|GCRWC Host for Women in Politics|
|Written by Thomas C. Hanson|
|Wednesday, 01 September 2010 00:00|
Pam Sowell, GCRWC program director, introduced the speakers. Lisa Seman, executive director of Meals on Wheels in Greenville, who represents the 24th district on County Council, led the Pledge of Allegiance.
Wendy Nanney, who is in her first term representing the 22nd district, spoke on balancing family life with career. Her husband, Tim, is Greenville County Register Of Deeds, and they have five children.
When Nanney considered running for the State House in 2008, the family prayed about it and discussed it for many months. She talked to her parents and her husband’s parents, both of whom live within a mile of the Nanneys, knowing that she would need to call on them for assistance if she was elected.

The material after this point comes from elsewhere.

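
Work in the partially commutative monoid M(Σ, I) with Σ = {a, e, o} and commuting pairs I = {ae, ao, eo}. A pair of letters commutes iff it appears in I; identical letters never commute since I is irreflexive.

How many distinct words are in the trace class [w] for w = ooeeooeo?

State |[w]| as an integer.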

Nanney made a commitment to her husband and children that she would drive home from Columbia every night if possible, and the only night she did not do so was when the Assembly was in session until 4 a.m. and returned into session at 10. Nanney said she sought office to make the state a better place for families.
The General Assembly is in session Tuesday through Thursday, and Nanney works on Mondays and Fridays as a credit manager for a company in Powdersville. When in session, she gets up, gets her children off to school, drives to Columbia, comes home every night, tries to cook supper and get things done. She said the men she serves with often laugh because about the time school gets out her cell phone starts ringing: “Mom, I forgot my gym clothes or my cleats for soccer,” and she replies: “Kids, I’m in Columbia. I really can’t bring your soccer cleats to school.”
Nanney calls each child during the 90 minute commute from Columbia so when she arrives home, they can have dinner and do homework, and she is not confronted with challenges the children faced at school that day.
Nanney was pleased that the General Assembly passed and the governor signed a bill requiring a 24 hour waiting period for women seeking abortions. She encourages constituents not to sign on to lengthy e-mail blasts because after the first five or 10 they are not read. She advised writing one or two sentences and to make it personal. “Those are the e-mails that get read,” she said.
Ashley Landess told the GCRWC members and guests: “You shouldn’t have to be as engaged, as involved, in politics as you are,” explaining that the power to defend freedom and to communicate values ought to lie more with you individually than with politicians.
Landess noted that the South Carolina legislature meets more than five months each year, which is one of the longest legislative sessions in the country. The legislature controls more than 400 appointments to the executive branch, and about 140 of those appointments are controlled by four legislators, none of whom are voted for in Greenville. They are Senate President Pro Tem Glenn McConnell of Charleston; Sen. Hugh Leatherman, chairman of the Senate Finance Committee, from Florence; House Speaker Bobby Harrell of Charleston; and Dan Cooper, chairman of the House Ways and Means Committee, from Piedmont.
“Why are we not seeing the tax cuts we have asked for? Why isn’t transparency a reality?” she asked, noting that in the current session, 75 percent of votes were off the record in the 2010 session.
For more information on the South Carolina Policy Council and its research on the South Carolina government, visit these web sites: www.scpolicycouncil.com and www.thenerve.org.
Lisa Van Riper
Jamie Bach, GCRWC first vice president, introduced her mother, Lisa Van Riper, an instructor at North Greenville University, president of South Carolina Citizens for Life, and frequent guest on Tony Beam’s “Christian Worldview Today” radio program on Christian Talk 660.
“I believe our country is crying out today for leadership based on principle, for leadership that is focused and does a few things well,” Van Riper said.
Women traditionally get involved in politics because of issues, not power, she said. “Women get involved in politics because they are passionate about doing something about a problem they see.”
Van Riper referred to Thomas Jefferson, who said we cannot be both ignorant and free, and Proverbs 1:32: The waywardness of the complacent shall lead to your destruction, and the ignorance of the fool will kill him.
Ignorance, complacency and apathy are not good words, she said. They are not good words in our personal lives, and they are not good words in our republic.
“Our government is in trouble because our culture is in trouble. Our government is growing because the social fabric of this country is coming unglued. You cannot take out the rule of law, the respect for life and the institution of marriage and expect society to sustain itself – even Aristotle knew that.”